Enabling of feature gate InPlace will cause the following to happen:

  • admission-controller to accept new VPA objects being created with InPlace configured
  • updater will attempt to perform an in-place only adjustment for VPAs configured with InPlace

Kubernetes version compatibility

InPlace is being built assuming that it will be running on a Kubernetes version of at least 1.34 with the beta version of KEP-1287: In-Place Update of Pod Resources enabled. Should these conditions not be true, the VPA shall not be able to scale your workload at all.

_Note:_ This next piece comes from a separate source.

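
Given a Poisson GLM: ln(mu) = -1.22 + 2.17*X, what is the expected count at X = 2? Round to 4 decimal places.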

Kubernetes 1.36+ Considerations: Starting with Kubernetes 1.36, infeasible resize requests are rejected at the API server level rather than being accepted and later marked as Infeasible by the kubelet. The InPlace mode handles both scenarios through unified infeasible attempt tracking:

  • Pre-1.36: When resize status is Infeasible, VPA stores spec.resources (which reflects the attempted values)
  • 1.36+: When patch fails with an error containing a NodeCapacity cause, VPA stores the attempted recommendation

In both cases, VPA only retries when the recommendation changes from the stored values. This ensures consistent behavior across Kubernetes versions without requiring user configuration.